*We're almost to our penultimate destination: Malin's Head and Banba's Crown.
Day two (rally day three) presented us with the expected Irish weather, overcast and drizzly, which would turn into outright downpours during parts of the drive. Our goal today was Malin Head/Banba's Crown in County Donegal, 261.6 miles away. Brian's and my ride for the most of the day was the Works MINI. I had Brian drive first, as I was intent on breaking whatever pattern was possibly in the making. Our MINIs got in line behind MTM guru Gerard's MINI One, and we began a very "spirited drive," to quote Gerard. At first there were several Minis in queue on the road to Castlebar and Foxford, but Gerard's driving style (flat out) and the obviously more powerful modern MINIs were too much for the older vehicles. Gerard swore that his 90-bhp MINI One had nothing more than an aftermarket exhaust, and we had no reason not to believe him. We asked about his previous rallying experience, and he alluded to "doing things" in the past. They must have been some things, because his rallying ability might give even Paddy Hopkirk a run for his money. If we hadn't been in the 200-bhp Works MINI, we would have seriously struggled to keep up.
But we were driving the Works car, which has a 37-bhp bump over the 163-bhp Cooper S. Torque also moves up from 155 lb-ft at 4000 rpm to 177 lb-ft, also at 4000 rpm. The Works package (it can be retrofitted to existing Cooper Ss) is centered around an enhanced Eaton supercharger with specially coated vanes that generate increased flow pressure. The blower also has a new pulley design, allowing the unit to spin at higher rpm for greater power output. A performance-modified head replaces the stock one; it has improved port flow and can withstand the greater compression and heat produced by the supercharger. A reprogrammed ECU is included as well; combustion airflow, fueling and spark advance have been optimized for better throttle response and torque accessibility. The performance graph clearly illustrates this improvement. The torque curve is smoother and the power curve continues climbing all the way to redline.

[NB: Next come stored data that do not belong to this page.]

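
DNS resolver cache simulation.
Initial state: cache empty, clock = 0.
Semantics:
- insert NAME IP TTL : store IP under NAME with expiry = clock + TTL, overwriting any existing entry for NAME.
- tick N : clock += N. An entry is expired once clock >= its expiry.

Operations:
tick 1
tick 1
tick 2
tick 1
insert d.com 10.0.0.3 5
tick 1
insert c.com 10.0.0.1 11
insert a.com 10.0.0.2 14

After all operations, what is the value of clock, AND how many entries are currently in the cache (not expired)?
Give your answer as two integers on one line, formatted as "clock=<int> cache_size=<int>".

Op 1: tick 1 -> clock=1.
Op 2: tick 1 -> clock=2.
Op 3: tick 2 -> clock=4.
Op 4: tick 1 -> clock=5.
Op 5: insert d.com -> 10.0.0.3 (expiry=5+5=10). clock=5
Op 6: tick 1 -> clock=6.
Op 7: insert c.com -> 10.0.0.1 (expiry=6+11=17). clock=6
Op 8: insert a.com -> 10.0.0.2 (expiry=6+14=20). clock=6
Final clock = 6
Final cache (unexpired): {a.com,c.com,d.com} -> size=3

Answer: clock=6 cache_size=3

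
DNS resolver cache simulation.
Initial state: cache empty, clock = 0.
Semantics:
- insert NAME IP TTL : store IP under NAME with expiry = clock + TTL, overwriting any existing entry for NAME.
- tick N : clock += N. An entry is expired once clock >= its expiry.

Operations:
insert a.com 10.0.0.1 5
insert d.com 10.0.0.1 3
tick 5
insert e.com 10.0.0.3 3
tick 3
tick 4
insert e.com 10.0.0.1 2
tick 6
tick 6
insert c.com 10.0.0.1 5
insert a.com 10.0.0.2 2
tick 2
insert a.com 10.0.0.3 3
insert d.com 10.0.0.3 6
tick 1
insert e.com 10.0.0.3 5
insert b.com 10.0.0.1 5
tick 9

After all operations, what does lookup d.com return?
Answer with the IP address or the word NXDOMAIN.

Answer: NXDOMAIN

Derivation:
Op 1: insert a.com -> 10.0.0.1 (expiry=0+5=5). clock=0
Op 2: insert d.com -> 10.0.0.1 (expiry=0+3=3). clock=0
Op 3: tick 5 -> clock=5. purged={a.com,d.com}
Op 4: insert e.com -> 10.0.0.3 (expiry=5+3=8). clock=5
Op 5: tick 3 -> clock=8. purged={e.com}
Op 6: tick 4 -> clock=12.
Op 7: insert e.com -> 10.0.0.1 (expiry=12+2=14). clock=12
Op 8: tick 6 -> clock=18. purged={e.com}
Op 9: tick 6 -> clock=24.
Op 10: insert c.com -> 10.0.0.1 (expiry=24+5=29). clock=24
Op 11: insert a.com -> 10.0.0.2 (expiry=24+2=26). clock=24
Op 12: tick 2 -> clock=26. purged={a.com}
Op 13: insert a.com -> 10.0.0.3 (expiry=26+3=29). clock=26
Op 14: insert d.com -> 10.0.0.3 (expiry=26+6=32). clock=26
Op 15: tick 1 -> clock=27.
Op 16: insert e.com -> 10.0.0.3 (expiry=27+5=32). clock=27
Op 17: insert b.com -> 10.0.0.1 (expiry=27+5=32). clock=27
Op 18: tick 9 -> clock=36. purged={a.com,b.com,c.com,d.com,e.com}
lookup d.com: not in cache (expired or never inserted)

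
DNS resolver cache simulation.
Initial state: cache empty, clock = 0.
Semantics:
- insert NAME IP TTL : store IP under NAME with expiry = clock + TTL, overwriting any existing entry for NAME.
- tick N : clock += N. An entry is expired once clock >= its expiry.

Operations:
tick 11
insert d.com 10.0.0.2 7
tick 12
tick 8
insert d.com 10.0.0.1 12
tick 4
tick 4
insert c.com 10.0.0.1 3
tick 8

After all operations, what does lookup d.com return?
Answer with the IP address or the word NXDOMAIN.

Answer: NXDOMAIN

Derivation:
Op 1: tick 11 -> clock=11.
Op 2: insert d.com -> 10.0.0.2 (expiry=11+7=18). clock=11
Op 3: tick 12 -> clock=23. purged={d.com}
Op 4: tick 8 -> clock=31.
Op 5: insert d.com -> 10.0.0.1 (expiry=31+12=43). clock=31
Op 6: tick 4 -> clock=35.
Op 7: tick 4 -> clock=39.
Op 8: insert c.com -> 10.0.0.1 (expiry=39+3=42). clock=39
Op 9: tick 8 -> clock=47. purged={c.com,d.com}
lookup d.com: not in cache (expired or never inserted)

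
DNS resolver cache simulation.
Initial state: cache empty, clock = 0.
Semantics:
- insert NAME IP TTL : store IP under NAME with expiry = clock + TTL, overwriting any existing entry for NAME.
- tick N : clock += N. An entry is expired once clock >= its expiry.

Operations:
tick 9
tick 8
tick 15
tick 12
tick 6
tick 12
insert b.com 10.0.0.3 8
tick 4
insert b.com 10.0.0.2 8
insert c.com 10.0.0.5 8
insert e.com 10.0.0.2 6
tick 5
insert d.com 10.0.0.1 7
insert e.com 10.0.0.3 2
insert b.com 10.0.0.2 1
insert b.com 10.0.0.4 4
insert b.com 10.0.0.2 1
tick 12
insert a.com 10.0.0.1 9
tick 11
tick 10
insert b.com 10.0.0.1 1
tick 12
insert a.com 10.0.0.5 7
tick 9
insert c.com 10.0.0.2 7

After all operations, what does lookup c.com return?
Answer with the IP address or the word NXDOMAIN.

Op 1: tick 9 -> clock=9.
Op 2: tick 8 -> clock=17.
Op 3: tick 15 -> clock=32.
Op 4: tick 12 -> clock=44.
Op 5: tick 6 -> clock=50.
Op 6: tick 12 -> clock=62.
Op 7: insert b.com -> 10.0.0.3 (expiry=62+8=70). clock=62
Op 8: tick 4 -> clock=66.
Op 9: insert b.com -> 10.0.0.2 (expiry=66+8=74). clock=66
Op 10: insert c.com -> 10.0.0.5 (expiry=66+8=74). clock=66
Op 11: insert e.com -> 10.0.0.2 (expiry=66+6=72). clock=66
Op 12: tick 5 -> clock=71.
Op 13: insert d.com -> 10.0.0.1 (expiry=71+7=78). clock=71
Op 14: insert e.com -> 10.0.0.3 (expiry=71+2=73). clock=71
Op 15: insert b.com -> 10.0.0.2 (expiry=71+1=72). clock=71
Op 16: insert b.com -> 10.0.0.4 (expiry=71+4=75). clock=71
Op 17: insert b.com -> 10.0.0.2 (expiry=71+1=72). clock=71
Op 18: tick 12 -> clock=83. purged={b.com,c.com,d.com,e.com}
Op 19: insert a.com -> 10.0.0.1 (expiry=83+9=92). clock=83
Op 20: tick 11 -> clock=94. purged={a.com}
Op 21: tick 10 -> clock=104.
Op 22: insert b.com -> 10.0.0.1 (expiry=104+1=105). clock=104
Op 23: tick 12 -> clock=116. purged={b.com}
Op 24: insert a.com -> 10.0.0.5 (expiry=116+7=123). clock=116
Op 25: tick 9 -> clock=125. purged={a.com}
Op 26: insert c.com -> 10.0.0.2 (expiry=125+7=132). clock=125
lookup c.com: present, ip=10.0.0.2 expiry=132 > clock=125

Answer: 10.0.0.2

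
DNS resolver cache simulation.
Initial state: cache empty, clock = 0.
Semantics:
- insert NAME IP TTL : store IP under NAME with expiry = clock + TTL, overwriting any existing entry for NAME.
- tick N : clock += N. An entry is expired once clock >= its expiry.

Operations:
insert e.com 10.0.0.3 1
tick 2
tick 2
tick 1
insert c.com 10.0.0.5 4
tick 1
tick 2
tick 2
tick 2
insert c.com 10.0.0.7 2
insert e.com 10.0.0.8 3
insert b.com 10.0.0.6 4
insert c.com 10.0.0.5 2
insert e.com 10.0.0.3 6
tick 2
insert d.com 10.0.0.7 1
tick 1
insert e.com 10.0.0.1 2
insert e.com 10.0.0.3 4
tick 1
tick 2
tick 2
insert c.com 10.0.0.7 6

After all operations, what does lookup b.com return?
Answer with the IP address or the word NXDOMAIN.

Op 1: insert e.com -> 10.0.0.3 (expiry=0+1=1). clock=0
Op 2: tick 2 -> clock=2. purged={e.com}
Op 3: tick 2 -> clock=4.
Op 4: tick 1 -> clock=5.
Op 5: insert c.com -> 10.0.0.5 (expiry=5+4=9). clock=5
Op 6: tick 1 -> clock=6.
Op 7: tick 2 -> clock=8.
Op 8: tick 2 -> clock=10. purged={c.com}
Op 9: tick 2 -> clock=12.
Op 10: insert c.com -> 10.0.0.7 (expiry=12+2=14). clock=12
Op 11: insert e.com -> 10.0.0.8 (expiry=12+3=15). clock=12
Op 12: insert b.com -> 10.0.0.6 (expiry=12+4=16). clock=12
Op 13: insert c.com -> 10.0.0.5 (expiry=12+2=14). clock=12
Op 14: insert e.com -> 10.0.0.3 (expiry=12+6=18). clock=12
Op 15: tick 2 -> clock=14. purged={c.com}
Op 16: insert d.com -> 10.0.0.7 (expiry=14+1=15). clock=14
Op 17: tick 1 -> clock=15. purged={d.com}
Op 18: insert e.com -> 10.0.0.1 (expiry=15+2=17). clock=15
Op 19: insert e.com -> 10.0.0.3 (expiry=15+4=19). clock=15
Op 20: tick 1 -> clock=16. purged={b.com}
Op 21: tick 2 -> clock=18.
Op 22: tick 2 -> clock=20. purged={e.com}
Op 23: insert c.com -> 10.0.0.7 (expiry=20+6=26). clock=20
lookup b.com: not in cache (expired or never inserted)

Answer: NXDOMAIN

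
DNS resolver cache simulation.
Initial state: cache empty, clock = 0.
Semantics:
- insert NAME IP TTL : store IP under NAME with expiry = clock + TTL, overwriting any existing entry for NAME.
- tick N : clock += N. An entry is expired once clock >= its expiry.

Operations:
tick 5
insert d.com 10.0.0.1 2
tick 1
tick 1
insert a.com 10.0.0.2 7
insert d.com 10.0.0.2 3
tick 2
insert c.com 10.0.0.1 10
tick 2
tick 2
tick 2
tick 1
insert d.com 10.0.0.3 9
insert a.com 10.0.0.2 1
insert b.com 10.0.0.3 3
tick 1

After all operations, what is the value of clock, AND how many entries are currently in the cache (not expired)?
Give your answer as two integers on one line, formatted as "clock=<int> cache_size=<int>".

Answer: clock=17 cache_size=3

Derivation:
Op 1: tick 5 -> clock=5.
Op 2: insert d.com -> 10.0.0.1 (expiry=5+2=7). clock=5
Op 3: tick 1 -> clock=6.
Op 4: tick 1 -> clock=7. purged={d.com}
Op 5: insert a.com -> 10.0.0.2 (expiry=7+7=14). clock=7
Op 6: insert d.com -> 10.0.0.2 (expiry=7+3=10). clock=7
Op 7: tick 2 -> clock=9.
Op 8: insert c.com -> 10.0.0.1 (expiry=9+10=19). clock=9
Op 9: tick 2 -> clock=11. purged={d.com}
Op 10: tick 2 -> clock=13.
Op 11: tick 2 -> clock=15. purged={a.com}
Op 12: tick 1 -> clock=16.
Op 13: insert d.com -> 10.0.0.3 (expiry=16+9=25). clock=16
Op 14: insert a.com -> 10.0.0.2 (expiry=16+1=17). clock=16
Op 15: insert b.com -> 10.0.0.3 (expiry=16+3=19). clock=16
Op 16: tick 1 -> clock=17. purged={a.com}
Final clock = 17
Final cache (unexpired): {b.com,c.com,d.com} -> size=3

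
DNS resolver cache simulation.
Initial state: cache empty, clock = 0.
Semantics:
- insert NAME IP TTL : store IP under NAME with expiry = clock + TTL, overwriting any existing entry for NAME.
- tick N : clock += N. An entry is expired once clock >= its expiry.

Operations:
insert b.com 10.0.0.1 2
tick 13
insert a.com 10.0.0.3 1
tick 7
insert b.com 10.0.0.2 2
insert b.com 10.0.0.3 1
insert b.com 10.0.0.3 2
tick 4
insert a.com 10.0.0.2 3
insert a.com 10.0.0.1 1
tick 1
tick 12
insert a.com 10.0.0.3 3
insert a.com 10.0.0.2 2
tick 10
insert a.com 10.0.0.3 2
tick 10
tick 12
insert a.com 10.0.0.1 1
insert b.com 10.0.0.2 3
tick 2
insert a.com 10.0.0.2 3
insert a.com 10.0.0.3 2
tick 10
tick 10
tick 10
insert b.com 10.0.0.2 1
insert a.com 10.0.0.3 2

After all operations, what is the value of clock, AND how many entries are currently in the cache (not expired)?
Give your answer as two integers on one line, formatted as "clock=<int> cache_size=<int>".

Answer: clock=101 cache_size=2

Derivation:
Op 1: insert b.com -> 10.0.0.1 (expiry=0+2=2). clock=0
Op 2: tick 13 -> clock=13. purged={b.com}
Op 3: insert a.com -> 10.0.0.3 (expiry=13+1=14). clock=13
Op 4: tick 7 -> clock=20. purged={a.com}
Op 5: insert b.com -> 10.0.0.2 (expiry=20+2=22). clock=20
Op 6: insert b.com -> 10.0.0.3 (expiry=20+1=21). clock=20
Op 7: insert b.com -> 10.0.0.3 (expiry=20+2=22). clock=20
Op 8: tick 4 -> clock=24. purged={b.com}
Op 9: insert a.com -> 10.0.0.2 (expiry=24+3=27). clock=24
Op 10: insert a.com -> 10.0.0.1 (expiry=24+1=25). clock=24
Op 11: tick 1 -> clock=25. purged={a.com}
Op 12: tick 12 -> clock=37.
Op 13: insert a.com -> 10.0.0.3 (expiry=37+3=40). clock=37
Op 14: insert a.com -> 10.0.0.2 (expiry=37+2=39). clock=37
Op 15: tick 10 -> clock=47. purged={a.com}
Op 16: insert a.com -> 10.0.0.3 (expiry=47+2=49). clock=47
Op 17: tick 10 -> clock=57. purged={a.com}
Op 18: tick 12 -> clock=69.
Op 19: insert a.com -> 10.0.0.1 (expiry=69+1=70). clock=69
Op 20: insert b.com -> 10.0.0.2 (expiry=69+3=72). clock=69
Op 21: tick 2 -> clock=71. purged={a.com}
Op 22: insert a.com -> 10.0.0.2 (expiry=71+3=74). clock=71
Op 23: insert a.com -> 10.0.0.3 (expiry=71+2=73). clock=71
Op 24: tick 10 -> clock=81. purged={a.com,b.com}
Op 25: tick 10 -> clock=91.
Op 26: tick 10 -> clock=101.
Op 27: insert b.com -> 10.0.0.2 (expiry=101+1=102). clock=101
Op 28: insert a.com -> 10.0.0.3 (expiry=101+2=103). clock=101
Final clock = 101
Final cache (unexpired): {a.com,b.com} -> size=2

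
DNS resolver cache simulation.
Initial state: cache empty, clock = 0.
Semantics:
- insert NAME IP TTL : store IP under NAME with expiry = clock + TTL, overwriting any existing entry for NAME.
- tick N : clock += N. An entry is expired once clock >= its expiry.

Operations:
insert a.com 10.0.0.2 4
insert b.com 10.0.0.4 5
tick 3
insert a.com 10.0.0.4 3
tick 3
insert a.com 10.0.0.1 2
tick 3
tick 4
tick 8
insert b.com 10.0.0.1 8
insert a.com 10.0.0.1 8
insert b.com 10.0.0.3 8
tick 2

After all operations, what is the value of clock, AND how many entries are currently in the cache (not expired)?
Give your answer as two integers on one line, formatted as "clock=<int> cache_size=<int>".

Answer: clock=23 cache_size=2

Derivation:
Op 1: insert a.com -> 10.0.0.2 (expiry=0+4=4). clock=0
Op 2: insert b.com -> 10.0.0.4 (expiry=0+5=5). clock=0
Op 3: tick 3 -> clock=3.
Op 4: insert a.com -> 10.0.0.4 (expiry=3+3=6). clock=3
Op 5: tick 3 -> clock=6. purged={a.com,b.com}
Op 6: insert a.com -> 10.0.0.1 (expiry=6+2=8). clock=6
Op 7: tick 3 -> clock=9. purged={a.com}
Op 8: tick 4 -> clock=13.
Op 9: tick 8 -> clock=21.
Op 10: insert b.com -> 10.0.0.1 (expiry=21+8=29). clock=21
Op 11: insert a.com -> 10.0.0.1 (expiry=21+8=29). clock=21
Op 12: insert b.com -> 10.0.0.3 (expiry=21+8=29). clock=21
Op 13: tick 2 -> clock=23.
Final clock = 23
Final cache (unexpired): {a.com,b.com} -> size=2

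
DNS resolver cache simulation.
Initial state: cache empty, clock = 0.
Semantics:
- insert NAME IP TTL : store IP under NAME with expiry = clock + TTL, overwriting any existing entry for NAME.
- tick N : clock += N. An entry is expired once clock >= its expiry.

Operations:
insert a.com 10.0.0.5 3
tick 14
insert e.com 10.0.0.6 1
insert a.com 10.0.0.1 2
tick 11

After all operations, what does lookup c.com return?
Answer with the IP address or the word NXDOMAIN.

Answer: NXDOMAIN

Derivation:
Op 1: insert a.com -> 10.0.0.5 (expiry=0+3=3). clock=0
Op 2: tick 14 -> clock=14. purged={a.com}
Op 3: insert e.com -> 10.0.0.6 (expiry=14+1=15). clock=14
Op 4: insert a.com -> 10.0.0.1 (expiry=14+2=16). clock=14
Op 5: tick 11 -> clock=25. purged={a.com,e.com}
lookup c.com: not in cache (expired or never inserted)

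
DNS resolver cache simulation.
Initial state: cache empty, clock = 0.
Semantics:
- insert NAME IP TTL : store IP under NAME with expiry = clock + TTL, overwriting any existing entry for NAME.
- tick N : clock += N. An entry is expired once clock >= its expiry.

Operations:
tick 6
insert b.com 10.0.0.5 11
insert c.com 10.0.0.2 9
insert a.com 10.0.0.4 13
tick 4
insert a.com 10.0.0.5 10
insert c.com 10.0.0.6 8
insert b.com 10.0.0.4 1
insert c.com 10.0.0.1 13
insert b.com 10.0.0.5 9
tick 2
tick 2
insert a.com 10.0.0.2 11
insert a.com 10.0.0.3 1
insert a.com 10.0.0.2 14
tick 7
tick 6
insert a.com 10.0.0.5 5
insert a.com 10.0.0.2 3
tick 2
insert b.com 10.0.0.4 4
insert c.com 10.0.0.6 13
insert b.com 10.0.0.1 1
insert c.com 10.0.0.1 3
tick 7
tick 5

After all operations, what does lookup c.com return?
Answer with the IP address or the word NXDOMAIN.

Answer: NXDOMAIN

Derivation:
Op 1: tick 6 -> clock=6.
Op 2: insert b.com -> 10.0.0.5 (expiry=6+11=17). clock=6
Op 3: insert c.com -> 10.0.0.2 (expiry=6+9=15). clock=6
Op 4: insert a.com -> 10.0.0.4 (expiry=6+13=19). clock=6
Op 5: tick 4 -> clock=10.
Op 6: insert a.com -> 10.0.0.5 (expiry=10+10=20). clock=10
Op 7: insert c.com -> 10.0.0.6 (expiry=10+8=18). clock=10
Op 8: insert b.com -> 10.0.0.4 (expiry=10+1=11). clock=10
Op 9: insert c.com -> 10.0.0.1 (expiry=10+13=23). clock=10
Op 10: insert b.com -> 10.0.0.5 (expiry=10+9=19). clock=10
Op 11: tick 2 -> clock=12.
Op 12: tick 2 -> clock=14.
Op 13: insert a.com -> 10.0.0.2 (expiry=14+11=25). clock=14
Op 14: insert a.com -> 10.0.0.3 (expiry=14+1=15). clock=14
Op 15: insert a.com -> 10.0.0.2 (expiry=14+14=28). clock=14
Op 16: tick 7 -> clock=21. purged={b.com}
Op 17: tick 6 -> clock=27. purged={c.com}
Op 18: insert a.com -> 10.0.0.5 (expiry=27+5=32). clock=27
Op 19: insert a.com -> 10.0.0.2 (expiry=27+3=30). clock=27
Op 20: tick 2 -> clock=29.
Op 21: insert b.com -> 10.0.0.4 (expiry=29+4=33). clock=29
Op 22: insert c.com -> 10.0.0.6 (expiry=29+13=42). clock=29
Op 23: insert b.com -> 10.0.0.1 (expiry=29+1=30). clock=29
Op 24: insert c.com -> 10.0.0.1 (expiry=29+3=32). clock=29
Op 25: tick 7 -> clock=36. purged={a.com,b.com,c.com}
Op 26: tick 5 -> clock=41.
lookup c.com: not in cache (expired or never inserted)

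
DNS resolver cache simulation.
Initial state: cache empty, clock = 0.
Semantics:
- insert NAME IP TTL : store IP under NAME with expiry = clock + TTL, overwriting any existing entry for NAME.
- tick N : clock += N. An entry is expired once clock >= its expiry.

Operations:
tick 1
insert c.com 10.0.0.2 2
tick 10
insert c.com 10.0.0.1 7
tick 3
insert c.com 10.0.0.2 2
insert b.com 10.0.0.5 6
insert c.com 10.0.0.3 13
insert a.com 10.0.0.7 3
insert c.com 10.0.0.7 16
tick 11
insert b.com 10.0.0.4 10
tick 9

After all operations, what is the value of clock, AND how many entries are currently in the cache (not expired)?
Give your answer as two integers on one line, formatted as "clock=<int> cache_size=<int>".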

*The last gathering of Minis at the White Horse Hotel in Derry, North Ireland.
The package also contains a cat-back stainless-steel sport exhaust, featuring a parallel-flow low-backpressure system, snarky-looking twin chrome exhaust tips and a decidedly deep-throated rumble. Visually, the only indication that you're driving the Works version is a small, tasteful Works badge on the rear decklid. Pop the hood, however, and the valve cover and the silver intercooler surround practically shout that this is a modified car.
Following (actually chasing is the more appropriate word) Gerard gave us endless opportunities to explore the MINI Cooper S Works' enhanced performance. From the moment you roll off the line, the powerband's bump up is immediately apparent. Where the Cooper S lags in the lower- to mid-rpm range, the Works version zips on past to achieve maximum pulling power at 4000 rpm. There are no dips, no dead spots, just pure, sweet acceleration. The package is well worth the $4,500 MSRP (installation not included). The six-speed manual gearbox is the same as the one on the Cooper S, which also contributed the suspension and brake systems. Each dealt with the increased power as though they were originally designed with the Works package in mind-quite a testament to the Cooper S's handling characteristics. Not once did the Works MINI feel as though it was at the edge of control, and we were really pushing it.